Makes 3 pizzas 
Prep time: 40 minutes 
Total time: 2 days 


for the dough:
1 ¾ teaspoons active dry yeast
3 ½ cups|500 grams all-purpose flour
2 teaspoons granulated sugar
4 ½ teaspoons kosher salt 
2 ½ tablespoons extra-virgin olive oil  

for the pizza sauce:
12 ounces|340 grams cherry tomatoes
3 tablespoons olive oil
kosher salt, to taste

for the ranch dressing:
¾ cup|165 grams mayonnaise
½ cup|110 grams sour cream
2 tablespoons buttermilk
2 tablespoons finely chopped fresh parsley
1 tablespoon finely chopped fresh dill
1 tablespoon white wine vinegar
1 teaspoon garlic powder
1 teaspoon onion powder
1 garlic clove, grated
1 shallot, peeled and finely chopped
kosher salt and freshly ground black pepper, to taste

for topping:
3 ounces|85 grams shredded mozzarella cheese
3 ounces|85 grams shredded white cheddar cheese
¾ cup|187 ml pizza sauce 


  1. Make the dough: In a small bowl, add the yeast to 1 cup plus 2 tablespoons|275 ml water heated to 115°F. Give it a stir with your finger and let sit until foamy, about 10 minutes.
  2. Place the flour in a large mixing bowl. Add the sugar and combine to form a large castle in the middle. Make room around the perimeter for a moat. Slowly pour the water and yeast mixture into the bowl, using a spoon to slowly incorporate the flour into the water in a circular motion. Once everything is incorporated, begin to knead by folding and pushing down. Work to leave nothing stuck to your bowl (less clean-up later!). Cover with a clean towel and let rest for 15 minutes. 
  3. Pour the salt over the dough and knead into the dough ball. It will begin to get smooth and once you no longer feel the granules of salt, slowly add the extra-virgin olive oil. Continue to knead until all of the oil is incorporated. (If you are having a tough time getting the oil to absorb you can sprinkle a TINY bit of flour into the dough to help the oil absorb.) 
  4. Remove the dough from the bowl and place on a clean work surface. Folding the dough towards you, begin to knead by folding then pushing it out. This will help to further smooth out the ball. Rest for 2 minutes, then repeat until you have a smooth dough ball. 
  5. Divide into 3 (9 ½-ounce|270-gram) balls, and knead with the same technique. Add a small amount of oil to grease 3 plastic pint containers. Place each dough bowl into its own container and cover with its lid. Place in the fridge to proof for 18 to 24 hours. 
  6. The next day, take the dough out for 1 ½ to 2 hours prior to baking. Heat the oven to 500°F. Alternatively, if using an outdoor pizza oven, heat it to 800°F.    
  7. Make the ranch dressing: Combine all the ingredients except the salt and pepper in a medium bowl. Season with the salt and pepper. This dressing will keep, covered and refrigerated, for up to 2 weeks. 
  8. Make the sauce: Blend the tomatoes and oil together in a small food processor until smooth, then transfer to a small skillet. Cook the tomatoes in the oven until reduced and thick, about 10 minutes for the pizza oven or 20 minutes for the conventional oven. Season with salt and set aside. 
  9. Make the pizzas: Remove the dough from its container and onto a clean surface dusted with bench flour. Stretch the dough, then use a rolling pin to flatten it out. Grease a pizza pan with oil. Place the dough onto the pan, gently working it to the edge. Dock the dough with a fork, then add sauce, cheese, and toppings. Repeat with the remaining balls of dough and cook in a pizza oven heated to between 500°F and 600°F for 5 minutes (see notes below), or in a conventional oven at 500°F for 10 minutes. Cut the pizza into tiny squares and serve with the ranch dressing.

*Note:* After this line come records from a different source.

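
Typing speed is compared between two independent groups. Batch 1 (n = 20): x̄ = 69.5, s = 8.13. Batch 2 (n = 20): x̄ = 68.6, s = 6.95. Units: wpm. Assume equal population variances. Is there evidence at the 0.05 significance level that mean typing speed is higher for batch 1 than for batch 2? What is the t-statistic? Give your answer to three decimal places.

Let group 1 = batch 1, group 2 = batch 2. H0: μ_1 = μ_2; H1: μ_1 > μ_2 (two-sample pooled-variance t-test, right-tailed).
s_p² = [(20−1)·8.13² + (20−1)·6.95²]/(20+20−2) = 57.1997
t = (69.5 − 68.6)/√[57.1997·(1/20 + 1/20)] = 0.376
df = n₁ + n₂ − 2 = 38
p-value = P(T ≥ 0.376) ≈ 0.354
Since p ≈ 0.354 > α = 0.05, fail to reject H0; the data do not provide sufficient evidence against H0.

0.376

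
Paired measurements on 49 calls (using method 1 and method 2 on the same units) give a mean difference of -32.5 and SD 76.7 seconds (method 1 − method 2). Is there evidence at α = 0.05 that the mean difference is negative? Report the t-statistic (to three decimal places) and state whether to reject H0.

H0: μ_d = 0; H1: μ_d < 0 (paired t-test on the differences, left-tailed).
t = d̄/(s_d/√n) = -32.5/(76.7/√49) = -2.966
df = n − 1 = 48
p-value = P(T ≤ -2.966) ≈ 0.002
Since p ≈ 0.002 < α = 0.05, reject H0; the evidence is statistically significant.

t = -2.966; reject H0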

Using Wood: Your temperature will be very hot (900-1100°), tavern-style pizza normally bakes in a deck or conveyor belt oven at 550°F. In order to bring your temperature down, you will need to let heat out. Please be sure to open the vent in the flume as well as the vent above the door in the front. Add wood to the oven and the flame should be low when ready to bake (15 minutes). You will bake with the door open with a total bake time of 3. minutes.

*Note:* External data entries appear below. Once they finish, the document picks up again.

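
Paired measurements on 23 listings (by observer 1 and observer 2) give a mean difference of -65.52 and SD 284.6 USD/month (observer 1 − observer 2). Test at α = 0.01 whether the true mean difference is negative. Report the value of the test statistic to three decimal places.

-1.104

H0: μ_d = 0; H1: μ_d < 0 (paired t-test on the differences, left-tailed).
t = d̄/(s_d/√n) = -65.52/(284.6/√23) = -1.104
df = n − 1 = 22
p-value = P(T ≤ -1.104) ≈ 0.141
Since p ≈ 0.141 > α = 0.01, fail to reject H0; the evidence is not statistically significant.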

Place pizza into the oven toward the front. After 1 to 1 ½ minutes and 3 rotations, your cheese should be bubbling and begin to slightly brown. Remove from the oven and, using a fish spatula, transfer to a screen, add toppings (if using any additional), and slide the pizza back onto the stone off of the screen. Give the pizza 3 to 4 more rotations until the toppings are cooked and the cheese is golden brown, about 2 minutes more.